El aire huele a incienso y a verano. Afuera, la ciudad hierve bajo un sol mediterráneo que parece dorar las piedras de la basílica de Santa María. Adentro, todo está preparado para que vuelva a suceder lo que sucede cada 14 y 15 de agosto desde hace siglos: el Misteri d’Elx. Una obra que no es solo teatro, ni solo liturgia, ni solo música. Es, como dirían aquí, “la Festa”. Y aunque el nombre suene sencillo, encierra una de las joyas más singulares del patrimonio universal.
Reconocido en 2001 por la UNESCO como Obra Maestra del Patrimonio Oral e Inmaterial de la Humanidad, el Misteri representa la Dormición, Asunción y Coronación de la Virgen María con una puesta en escena que mezcla lo celestial y lo terrenal. No hay butacas numeradas ni telón que baje: el escenario es el propio templo, los techos se abren para que bajen los ángeles y la emoción sube desde el corazón de cada espectador.

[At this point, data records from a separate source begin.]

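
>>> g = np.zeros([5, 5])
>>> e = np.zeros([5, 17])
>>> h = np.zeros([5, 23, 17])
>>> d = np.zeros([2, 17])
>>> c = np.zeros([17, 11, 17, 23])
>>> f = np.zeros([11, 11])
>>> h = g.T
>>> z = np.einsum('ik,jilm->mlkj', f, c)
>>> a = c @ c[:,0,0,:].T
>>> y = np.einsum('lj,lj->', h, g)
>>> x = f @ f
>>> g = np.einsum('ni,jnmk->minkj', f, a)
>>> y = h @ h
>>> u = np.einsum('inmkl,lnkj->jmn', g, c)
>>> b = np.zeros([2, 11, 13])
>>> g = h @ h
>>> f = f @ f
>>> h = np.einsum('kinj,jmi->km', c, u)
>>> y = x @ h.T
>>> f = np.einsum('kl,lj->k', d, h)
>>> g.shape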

Su origen es una historia en sí misma. Los documentos más fiables lo sitúan en la segunda mitad del siglo XV, pero el pueblo ilicitano guarda con cariño leyendas que lo empujan aún más atrás en el tiempo: algunos lo vinculan con la conquista de Elche por Jaime I en 1265, otros con el hallazgo milagroso, en 1370, de una imagen de la Virgen en la vecina Santa Pola. Sea cual sea la verdad, el Misteri ha resistido guerras, cambios políticos y hasta prohibiciones eclesiásticas. Cuando el Concilio de Trento vetó las representaciones teatrales en iglesias, la tradición ilicitana parecía condenada, pero en 1632 el papa Urbano VIII concedió un permiso especial. Ni siquiera el obispo de Orihuela, opuesto a la representación, pudo frenar la voluntad de un pueblo que ya la sentía como parte de su alma.
Del texto original no queda rastro, pero sobrevive una copia de 1709, guardada en el Archivo Histórico Municipal. Está escrita en valenciano antiguo con algunos versos en latín, y acompañada por una música que combina melodías renacentistas y barrocas, con firmas como las de Ginés Pérez o Lluis Vich. Curiosamente, desde la Edad Media hasta hoy, todos los papeles siguen siendo interpretados por hombres, un eco de las antiguas normas litúrgicas que sigue vivo por pura tradición.
Y entonces llega la magia. El 14 de agosto, día de La Vespra, la Virgen entra en la basílica acompañada por María Salomé, María Iacobe y un coro de ángeles-niños. Sobre las cabezas del público, la cúpula parece abrirse cuando desciende la Mangrana, una esfera dorada y granate que trae un ángel portador de una palma celestial. En ese instante, el silencio se vuelve tan denso que uno casi escucha su propio latido. El mensaje es claro: su muerte está cerca y el reencuentro con su Hijo, aún más. Los apóstoles se reúnen, la Virgen expira y el Araceli, un ingenio que baja desde lo alto con cinco ángeles, recoge su alma y la lleva al cielo. El acto termina, pero la emoción queda suspendida en el aire.
El 15 de agosto, La Festa arranca con dramatismo. El cuerpo de la Virgen está listo para ser enterrado cuando un grupo de judíos intenta arrebatárselo a los apóstoles. El conflicto se resuelve con un milagro: uno de ellos queda paralizado al tocarla, y tras recibir el bautismo con la palma dorada, recupera la movilidad. La procesión fúnebre que sigue es un río de voces y música que fluye hasta el momento más esperado: el regreso del Araceli, la unión del alma con el cuerpo y la aparición de la Santísima Trinidad para coronar a María como Reina de la Creación. En ese instante, el templo entero parece elevarse con ella.
Fuera, en la plaza, la gente comenta, sonríe, se abraza. Muchos han asistido cada año desde niños; otros han venido por primera vez y saben que volverán. Porque el Misteri no es solo un patrimonio que se contempla, es un patrimonio que se respira. Es tradición y es espectáculo, pero sobre todo es la prueba de que, en Elche, hay dos días en los que el cielo baja a la tierra… y nadie quiere perdérselo.